The PSC web pages for lemieux are at http://www.psc.edu/machines/tcs/lemieux.html
We have a 500000 SU allocation on lemieux. Fill out the form
linked here to get
a new account. To see the account details type xbanner.
ssh lemieux.psc.edu -l <user_name>
Your user account will have a 1Gb quota on $HOME.
Temporary data should be stored on the available scratch filesystems which are globally visible on all service and compute nodes. Use $SCRATCH and $SCRATCH2 to point to your own scratch space.
Data on $SCRATCH and $SCRATCH2 is subject to purging if the filesystem becomes full. For longer-term storage you should move your data to PSC's mass storage system (see this page for details).
Each compute node also has a $LOCAL filesystem which is
shared only between the 4 processors of that node. Access to this filesystem
is very fast and should be used in your runs for output of chunked
Cactus data (just change into $LOCAL before starting Cactus
in your qsub batch script, and then use a relative directory name for
IOHDF5::out_dir in your parameter file).
Once your Cactus job has finished you need to copy back its output files
from $LOCAL to some global filesystem using the
tcscp command:
tcscp -v -r -p ${RMS_NODES} '{compute}:$LOCAL' $SCRATCH
The standard configuration options can be found on the Cactus configurations page. Just put these options in your ${HOME}/.cactus/config configuration file on lemieux.
Single processor (non-MPI) jobs can be run as usual interactively. For MPI jobs you have to first request processors, using
qsub -I [-q <queue>] [-l rmsnodes=<#nodes>:<total #procs>]
with the appropriate number of compute nodes and processors (default is one node with 4 processors on the standard queue). Once the qsub command gives you an interactive shell on the requested nodes you can then run jobs using
prun [-N <#nodes>] [-n <total #procs>] cactus_<config> <parameter file>
(default is to run the job on all requested nodes and processors).
Note that it sometimes takes a long time to request nodes for
interactive jobs. Then you should try both the standard and the debug queue.
Check the status of queues using qstat (you can use
-a, -f, or -u <login name> for more info).
Check the status of the machine using rinfo.

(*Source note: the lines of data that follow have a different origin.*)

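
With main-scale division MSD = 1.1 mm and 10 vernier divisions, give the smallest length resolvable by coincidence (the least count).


LC = MSD / n_div
= 1.1 / 10
= 0.1100

0.1100


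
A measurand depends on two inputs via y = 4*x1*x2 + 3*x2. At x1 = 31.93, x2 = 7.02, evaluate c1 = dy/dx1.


y = 4*x1*x2 + 3*x2
dy/dx1 = 4*x2
Evaluate at x2 = 7.02: c1 = 4 * 7.02
c1 = 28.0800

28.0800


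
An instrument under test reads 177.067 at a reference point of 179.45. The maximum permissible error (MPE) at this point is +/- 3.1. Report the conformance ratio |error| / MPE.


e = indication - reference = 177.067 - 179.45 = -2.3830
|e| = 2.3830
ratio = |e| / MPE = 2.3830 / 3.1
ratio = 0.7687

0.7687


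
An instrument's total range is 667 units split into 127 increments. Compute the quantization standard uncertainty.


resolution = range / divisions
resolution = 667 / 127 = 5.2519685
u_res = resolution / (2*sqrt(3))
u_res = 5.2519685 / 3.4641016
u_res = 1.5161

1.5161


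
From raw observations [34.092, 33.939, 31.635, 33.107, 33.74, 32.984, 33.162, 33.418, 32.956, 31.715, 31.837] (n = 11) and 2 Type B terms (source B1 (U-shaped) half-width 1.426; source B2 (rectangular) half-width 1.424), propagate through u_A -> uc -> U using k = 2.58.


mean = (34.092 + 33.939 + 31.635 + 33.107 + 33.74 + 32.984 + 33.162 + 33.418 + 32.956 + 31.715 + 31.837) / 11 = 32.96227273
s = sqrt(sum((x - mean)^2)/(n-1)) = 0.8767985
u_A = s / sqrt(n) = 0.8767985 / sqrt(11) = 0.26436469
u_B1 = 1.426 / sqrt(2) = 1.0083343
u_B2 = 1.424 / sqrt(3) = 0.82214678
uc = sqrt(0.26436469^2 + 1.0083343^2 + 0.82214678^2) = 1.3276114
U = k * uc = 2.58 * 1.3276114
U = 3.4252

3.4252


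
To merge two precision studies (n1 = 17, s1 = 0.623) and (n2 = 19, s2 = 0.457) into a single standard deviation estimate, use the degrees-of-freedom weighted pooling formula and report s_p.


s_p = sqrt(((n1-1)*s1^2 + (n2-1)*s2^2) / (n1+n2-2))
numerator = (17-1)*0.623^2 + (19-1)*0.457^2 = 6.210064 + 3.759282 = 9.969346
denominator = 17 + 19 - 2 = 34
s_p^2 = 9.969346 / 34 = 0.29321606
s_p = sqrt(0.29321606) = 0.5415

0.5415


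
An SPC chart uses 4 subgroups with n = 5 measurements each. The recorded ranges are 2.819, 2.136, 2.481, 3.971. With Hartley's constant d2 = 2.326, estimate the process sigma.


R_bar = (2.819 + 2.136 + 2.481 + 3.971) / 4
R_bar = 11.407 / 4 = 2.85175
sigma_hat = R_bar / d2 = 2.85175 / 2.326 = 1.2260

1.2260


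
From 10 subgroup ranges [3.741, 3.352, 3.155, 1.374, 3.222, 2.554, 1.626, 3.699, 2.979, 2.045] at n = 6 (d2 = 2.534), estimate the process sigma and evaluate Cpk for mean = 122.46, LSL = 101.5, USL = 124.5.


R_bar = (3.741 + 3.352 + 3.155 + 1.374 + 3.222 + 2.554 + 1.626 + 3.699 + 2.979 + 2.045) / 10 = 2.7747
sigma = R_bar / d2 = 2.7747 / 2.534 = 1.0949882
Cp = (USL - LSL)/(6*sigma) = (124.5 - 101.5)/(6*1.0949882) = 3.5008
Cpu = (124.5 - 122.46)/(3*1.0949882) = 0.6210
Cpl = (122.46 - 101.5)/(3*1.0949882) = 6.3806
Cpk = min(Cpu, Cpl) = 0.6210

0.6210


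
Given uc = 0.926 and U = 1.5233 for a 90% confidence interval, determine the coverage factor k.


k = U / uc
k = 1.5233 / 0.926
k = 1.645

1.645


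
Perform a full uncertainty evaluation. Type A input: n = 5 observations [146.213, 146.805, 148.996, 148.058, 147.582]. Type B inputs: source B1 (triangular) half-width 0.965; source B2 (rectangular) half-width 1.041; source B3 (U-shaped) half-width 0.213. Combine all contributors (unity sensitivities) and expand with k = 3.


mean = (146.213 + 146.805 + 148.996 + 148.058 + 147.582) / 5 = 147.5308
s = sqrt(sum((x - mean)^2)/(n-1)) = 1.0829075
u_A = s / sqrt(n) = 1.0829075 / sqrt(5) = 0.48429096
u_B1 = 0.965 / sqrt(6) = 0.3939596
u_B2 = 1.041 / sqrt(3) = 0.60102163
u_B3 = 0.213 / sqrt(2) = 0.15061374
uc = sqrt(0.48429096^2 + 0.3939596^2 + 0.60102163^2 + 0.15061374^2) = 0.87957569
U = k * uc = 3 * 0.87957569
U = 2.6387

2.6387


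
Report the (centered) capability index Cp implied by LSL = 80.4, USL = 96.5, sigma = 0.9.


Cp = (USL - LSL) / (6 * sigma)
= (96.5 - 80.4) / (6 * 0.9)
= 16.1000 / 5.4000
= 2.9815

2.9815


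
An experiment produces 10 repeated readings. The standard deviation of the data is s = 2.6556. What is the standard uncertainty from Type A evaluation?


u_A = s / sqrt(n)
u_A = 2.6556 / sqrt(10)
u_A = 2.6556 / 3.1622777
u_A = 0.8398

0.8398


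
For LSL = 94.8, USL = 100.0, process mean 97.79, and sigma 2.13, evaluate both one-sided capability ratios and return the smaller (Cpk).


Cpu = (USL - mean) / (3*sigma) = (100.0 - 97.79) / (3*2.13) = 0.3459
Cpl = (mean - LSL) / (3*sigma) = (97.79 - 94.8) / (3*2.13) = 0.4679
Cpk = min(Cpu, Cpl) = 0.3459

0.3459


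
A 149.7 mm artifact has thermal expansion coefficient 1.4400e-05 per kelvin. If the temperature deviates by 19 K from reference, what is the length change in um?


dL = L * alpha * dT
= 149.7 * 1.4400e-05 * 19
= 0.0409579 mm
dL_um = 0.0409579 * 1000 = 40.9579 um

40.9579


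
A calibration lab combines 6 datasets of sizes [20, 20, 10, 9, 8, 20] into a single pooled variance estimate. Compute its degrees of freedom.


nu = sum_i (n_i - 1)
nu = ((20 - 1) + (20 - 1) + (10 - 1) + (9 - 1) + (8 - 1) + (20 - 1))
nu = 19 + 19 + 9 + 8 + 7 + 19
nu = 81

81


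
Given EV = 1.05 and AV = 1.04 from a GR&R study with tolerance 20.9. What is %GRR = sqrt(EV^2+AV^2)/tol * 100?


GRR = sqrt(EV^2 + AV^2) = sqrt(1.05^2 + 1.04^2) = 1.4778701
%GRR = GRR / tol * 100 = 1.4778701 / 20.9 * 100
%GRR = 7.0711

7.0711


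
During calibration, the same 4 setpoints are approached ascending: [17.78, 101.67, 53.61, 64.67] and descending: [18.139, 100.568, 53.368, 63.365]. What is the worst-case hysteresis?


|17.78 - 18.139| = 0.3590
|101.67 - 100.568| = 1.1020
|53.61 - 53.368| = 0.2420
|64.67 - 63.365| = 1.3050
hysteresis = max(diffs) = 1.3050

1.3050


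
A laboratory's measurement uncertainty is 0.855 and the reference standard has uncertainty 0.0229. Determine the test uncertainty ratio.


TUR = u_lab / u_ref
= 0.855 / 0.0229
= 37.3362

37.3362


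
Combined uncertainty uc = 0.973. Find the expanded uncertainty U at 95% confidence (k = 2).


U = k * uc
U = 2 * 0.973
U = 1.9460

1.9460


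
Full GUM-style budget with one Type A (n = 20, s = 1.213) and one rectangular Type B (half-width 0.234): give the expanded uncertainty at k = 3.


u_A = s / sqrt(n) = 1.213 / sqrt(20) = 0.27123505
u_B = half_width / sqrt(3) = 0.234 / sqrt(3) = 0.13509996
uc = sqrt(u_A^2 + u_B^2) = sqrt(0.27123505^2 + 0.13509996^2) = 0.3030189
U = k * uc = 3 * 0.3030189
U = 0.9091

0.9091


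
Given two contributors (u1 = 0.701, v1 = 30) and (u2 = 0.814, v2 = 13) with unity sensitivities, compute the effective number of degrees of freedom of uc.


uc = sqrt(u1^2 + u2^2) = sqrt(0.701^2 + 0.814^2) = 1.0742425
v_eff = uc^4 / (u1^4/v1 + u2^4/v2)
= 1.0742425^4 / (0.701^4/30 + 0.814^4/13)
= 1.331709 / 0.041820969
v_eff = 31.8431

31.8431


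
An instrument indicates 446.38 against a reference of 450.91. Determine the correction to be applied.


Correction = standard - reading
= 450.91 - 446.38
= 4.5300

4.5300


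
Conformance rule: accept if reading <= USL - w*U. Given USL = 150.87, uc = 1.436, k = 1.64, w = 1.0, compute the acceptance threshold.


U = k * uc = 1.64 * 1.436 = 2.35504
guard band g = w * U = 1.0 * 2.35504 = 2.35504
AL = USL - g = 150.87 - 2.35504
AL = 148.5150

148.5150


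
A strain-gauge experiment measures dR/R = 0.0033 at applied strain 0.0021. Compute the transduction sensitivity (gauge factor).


GF = (dR/R) / epsilon
= 0.0033 / 0.0021
= 1.5714

1.5714


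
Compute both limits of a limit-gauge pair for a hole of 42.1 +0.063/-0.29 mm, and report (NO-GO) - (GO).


GO = nominal - lower_tol (smallest hole = maximum material condition)
GO = 42.1 - 0.29 = 41.81
NO-GO = nominal + upper_tol (largest hole = least material condition)
NO-GO = 42.1 + 0.063 = 42.163
spread = NO-GO - GO = 42.163 - 41.81 = 0.3530

0.3530


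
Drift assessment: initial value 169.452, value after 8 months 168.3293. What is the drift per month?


rate = (v2 - v1) / months
= (168.3293 - 169.452) / 8
= -1.1227 / 8
= -0.1403

-0.1403


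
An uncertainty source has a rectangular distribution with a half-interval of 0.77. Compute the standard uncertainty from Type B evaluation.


u_B = half_width / sqrt(3)
u_B = 0.77 / 1.7320508
u_B = 0.4446

0.4446


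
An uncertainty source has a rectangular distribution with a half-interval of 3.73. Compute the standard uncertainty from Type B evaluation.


u_B = half_width / sqrt(3)
u_B = 3.73 / 1.7320508
u_B = 2.1535

2.1535


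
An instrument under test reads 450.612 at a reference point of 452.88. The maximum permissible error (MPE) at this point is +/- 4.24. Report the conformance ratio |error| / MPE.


e = indication - reference = 450.612 - 452.88 = -2.2680
|e| = 2.2680
ratio = |e| / MPE = 2.2680 / 4.24
ratio = 0.5349

0.5349


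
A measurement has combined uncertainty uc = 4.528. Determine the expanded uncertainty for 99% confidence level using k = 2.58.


U = k * uc
U = 2.58 * 4.528
U = 11.6822

11.6822


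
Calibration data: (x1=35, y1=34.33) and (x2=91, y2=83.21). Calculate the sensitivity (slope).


slope = (y2 - y1) / (x2 - x1)
= (83.21 - 34.33) / (91 - 35)
= 48.8800 / 56
= 0.8729

0.8729


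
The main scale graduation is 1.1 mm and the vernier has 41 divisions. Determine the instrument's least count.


LC = MSD / n_div
= 1.1 / 41
= 0.0268

0.0268


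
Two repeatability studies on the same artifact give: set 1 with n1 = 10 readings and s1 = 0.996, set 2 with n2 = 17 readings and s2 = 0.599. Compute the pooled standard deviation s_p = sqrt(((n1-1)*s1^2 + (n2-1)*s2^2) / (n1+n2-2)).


s_p = sqrt(((n1-1)*s1^2 + (n2-1)*s2^2) / (n1+n2-2))
numerator = (10-1)*0.996^2 + (17-1)*0.599^2 = 8.928144 + 5.740816 = 14.66896
denominator = 10 + 17 - 2 = 25
s_p^2 = 14.66896 / 25 = 0.5867584
s_p = sqrt(0.5867584) = 0.7660

0.7660


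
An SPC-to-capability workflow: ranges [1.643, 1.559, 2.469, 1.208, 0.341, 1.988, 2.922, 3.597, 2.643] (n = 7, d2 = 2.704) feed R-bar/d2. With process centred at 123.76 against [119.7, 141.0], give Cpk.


R_bar = (1.643 + 1.559 + 2.469 + 1.208 + 0.341 + 1.988 + 2.922 + 3.597 + 2.643) / 9 = 2.0411111
sigma = R_bar / d2 = 2.0411111 / 2.704 = 0.75484878
Cp = (USL - LSL)/(6*sigma) = (141.0 - 119.7)/(6*0.75484878) = 4.7029
Cpu = (141.0 - 123.76)/(3*0.75484878) = 7.6130
Cpl = (123.76 - 119.7)/(3*0.75484878) = 1.7929
Cpk = min(Cpu, Cpl) = 1.7929

1.7929


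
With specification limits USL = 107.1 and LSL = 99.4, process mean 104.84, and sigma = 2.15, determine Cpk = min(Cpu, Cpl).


Cpu = (USL - mean) / (3*sigma) = (107.1 - 104.84) / (3*2.15) = 0.3504
Cpl = (mean - LSL) / (3*sigma) = (104.84 - 99.4) / (3*2.15) = 0.8434
Cpk = min(Cpu, Cpl) = 0.3504

0.3504


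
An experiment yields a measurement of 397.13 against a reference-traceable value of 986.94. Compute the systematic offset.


Systematic error = measured - true
= 397.13 - 986.94
= -589.8100

-589.8100


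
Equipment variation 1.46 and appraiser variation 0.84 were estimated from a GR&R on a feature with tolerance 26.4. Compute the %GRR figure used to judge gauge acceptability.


GRR = sqrt(EV^2 + AV^2) = sqrt(1.46^2 + 0.84^2) = 1.684399
%GRR = GRR / tol * 100 = 1.684399 / 26.4 * 100
%GRR = 6.3803

6.3803


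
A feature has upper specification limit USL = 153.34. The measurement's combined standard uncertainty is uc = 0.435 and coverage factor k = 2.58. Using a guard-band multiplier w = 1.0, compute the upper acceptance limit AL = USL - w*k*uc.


U = k * uc = 2.58 * 0.435 = 1.1223
guard band g = w * U = 1.0 * 1.1223 = 1.1223
AL = USL - g = 153.34 - 1.1223
AL = 152.2177

152.2177


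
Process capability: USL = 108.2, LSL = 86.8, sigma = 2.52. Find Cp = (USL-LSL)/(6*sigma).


Cp = (USL - LSL) / (6 * sigma)
= (108.2 - 86.8) / (6 * 2.52)
= 21.4000 / 15.1200
= 1.4153

1.4153


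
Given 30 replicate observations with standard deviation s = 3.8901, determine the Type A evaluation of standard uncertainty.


u_A = s / sqrt(n)
u_A = 3.8901 / sqrt(30)
u_A = 3.8901 / 5.4772256
u_A = 0.7102

0.7102


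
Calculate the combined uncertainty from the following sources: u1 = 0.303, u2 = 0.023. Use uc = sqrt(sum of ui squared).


uc = sqrt(0.303^2 + 0.023^2)
uc = sqrt(0.092338)
uc = 0.3039

0.3039


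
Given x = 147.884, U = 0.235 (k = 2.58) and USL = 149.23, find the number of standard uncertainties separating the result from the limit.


u = U / k = 0.235 / 2.58 = 0.091085271
margin = |USL - x| = |149.23 - 147.884| = 1.346
z = margin / u = 1.346 / 0.091085271
z = 14.7774

14.7774


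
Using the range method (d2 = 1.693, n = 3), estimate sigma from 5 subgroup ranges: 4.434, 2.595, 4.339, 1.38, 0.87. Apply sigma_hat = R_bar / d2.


R_bar = (4.434 + 2.595 + 4.339 + 1.38 + 0.87) / 5
R_bar = 13.618 / 5 = 2.7236
sigma_hat = R_bar / d2 = 2.7236 / 1.693 = 1.6087

1.6087


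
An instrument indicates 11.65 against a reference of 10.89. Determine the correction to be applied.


Correction = standard - reading
= 10.89 - 11.65
= -0.7600

-0.7600


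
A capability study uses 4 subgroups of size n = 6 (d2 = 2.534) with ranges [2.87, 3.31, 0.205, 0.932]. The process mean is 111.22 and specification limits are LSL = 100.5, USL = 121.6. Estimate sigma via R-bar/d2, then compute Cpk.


R_bar = (2.87 + 3.31 + 0.205 + 0.932) / 4 = 1.82925
sigma = R_bar / d2 = 1.82925 / 2.534 = 0.7218824
Cp = (USL - LSL)/(6*sigma) = (121.6 - 100.5)/(6*0.7218824) = 4.8715
Cpu = (121.6 - 111.22)/(3*0.7218824) = 4.7930
Cpl = (111.22 - 100.5)/(3*0.7218824) = 4.9500
Cpk = min(Cpu, Cpl) = 4.7930

4.7930


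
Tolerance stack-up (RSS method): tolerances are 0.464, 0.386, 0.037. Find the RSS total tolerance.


RSS = sqrt(0.464^2 + 0.386^2 + 0.037^2)
= sqrt(0.365661)
= 0.6047

0.6047


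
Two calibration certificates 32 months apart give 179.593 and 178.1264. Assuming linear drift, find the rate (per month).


rate = (v2 - v1) / months
= (178.1264 - 179.593) / 32
= -1.4666 / 32
= -0.0458

-0.0458


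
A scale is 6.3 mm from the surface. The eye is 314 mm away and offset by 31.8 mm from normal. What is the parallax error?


error = h * offset / d
= 6.3 * 31.8 / 314
= 0.6380

0.6380


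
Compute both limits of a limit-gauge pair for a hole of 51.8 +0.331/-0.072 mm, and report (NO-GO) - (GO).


GO = nominal - lower_tol (smallest hole = maximum material condition)
GO = 51.8 - 0.072 = 51.728
NO-GO = nominal + upper_tol (largest hole = least material condition)
NO-GO = 51.8 + 0.331 = 52.131
spread = NO-GO - GO = 52.131 - 51.728 = 0.4030

0.4030


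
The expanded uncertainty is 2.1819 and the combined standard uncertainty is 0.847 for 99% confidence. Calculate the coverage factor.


k = U / uc
k = 2.1819 / 0.847
k = 2.576

2.576


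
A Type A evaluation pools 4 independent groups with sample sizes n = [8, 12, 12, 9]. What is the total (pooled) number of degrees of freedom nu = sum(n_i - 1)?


nu = sum_i (n_i - 1)
nu = ((8 - 1) + (12 - 1) + (12 - 1) + (9 - 1))
nu = 7 + 11 + 11 + 8
nu = 37

37


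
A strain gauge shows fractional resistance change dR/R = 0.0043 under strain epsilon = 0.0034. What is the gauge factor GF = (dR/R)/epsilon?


GF = (dR/R) / epsilon
= 0.0043 / 0.0034
= 1.2647

1.2647


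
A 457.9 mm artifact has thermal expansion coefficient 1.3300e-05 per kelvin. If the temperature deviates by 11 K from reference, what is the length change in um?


dL = L * alpha * dT
= 457.9 * 1.3300e-05 * 11
= 0.0669908 mm
dL_um = 0.0669908 * 1000 = 66.9908 um

66.9908


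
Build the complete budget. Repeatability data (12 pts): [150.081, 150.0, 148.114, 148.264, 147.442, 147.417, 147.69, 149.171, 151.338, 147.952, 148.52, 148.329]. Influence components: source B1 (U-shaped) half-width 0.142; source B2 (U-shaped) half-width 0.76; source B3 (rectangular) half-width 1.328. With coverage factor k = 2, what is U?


mean = (150.081 + 150.0 + 148.114 + 148.264 + 147.442 + 147.417 + 147.69 + 149.171 + 151.338 + 147.952 + 148.52 + 148.329) / 12 = 148.6931667
s = sqrt(sum((x - mean)^2)/(n-1)) = 1.216899
u_A = s / sqrt(n) = 1.216899 / sqrt(12) = 0.35128848
u_B1 = 0.142 / sqrt(2) = 0.10040916
u_B2 = 0.76 / sqrt(2) = 0.53740115
u_B3 = 1.328 / sqrt(3) = 0.76672116
uc = sqrt(0.35128848^2 + 0.10040916^2 + 0.53740115^2 + 0.76672116^2) = 1.0050607
U = k * uc = 2 * 1.0050607
U = 2.0101

2.0101


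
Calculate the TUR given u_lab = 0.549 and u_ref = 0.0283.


TUR = u_lab / u_ref
= 0.549 / 0.0283
= 19.3993

19.3993


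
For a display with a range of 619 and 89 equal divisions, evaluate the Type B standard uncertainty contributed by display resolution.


resolution = range / divisions
resolution = 619 / 89 = 6.9550562
u_res = resolution / (2*sqrt(3))
u_res = 6.9550562 / 3.4641016
u_res = 2.0078

2.0078


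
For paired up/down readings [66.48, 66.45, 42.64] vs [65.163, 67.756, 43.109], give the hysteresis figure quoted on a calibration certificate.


|66.48 - 65.163| = 1.3170
|66.45 - 67.756| = 1.3060
|42.64 - 43.109| = 0.4690
hysteresis = max(diffs) = 1.3170

1.3170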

To submit to the queues you need to create a qsub script
following the example below:
#!/bin/csh
# your job's runtime in HH:MM:SS
#PBS -l walltime=0:05:00
# the number of nodes:processors requested
#PBS -l rmsnodes=1:4
# use the projects command to find out your project name
#PBS -l rmsproject=<projectname>
# notify by email when the job has finished
#PBS -m e
set cactus=${HOME}/cactus/exe/cactus_hdf5
set parfile=${HOME}/cactus/par/hdf5.par
# Cactus is started by a temporary shell script which also cd's into $LOCAL
echo 'cd ${LOCAL}' > ${SCRATCH}/shell.$$
echo "${cactus} ${parfile}" >> ${SCRATCH}/shell.$$
prun /bin/sh ${SCRATCH}/shell.$$
/bin/rm ${SCRATCH}/shell.$$
# recursively copy all files on $LOCAL back to $SCRATCH, using parallel I/O
tcscp -v -r '{compute}:$LOCAL' $SCRATCH
Important: You must make sure in your parameter file that your Cactus job terminates before your batch job used up all of its walltime. Otherwise there will be no time left to copy back your data files from $LOCAL to $SCRATCH and, since $LOCAL is subject to purging, this basically means you lose all of your job's output data !!!
This page last modified: $Date: 2004/02/09 12:07:28 $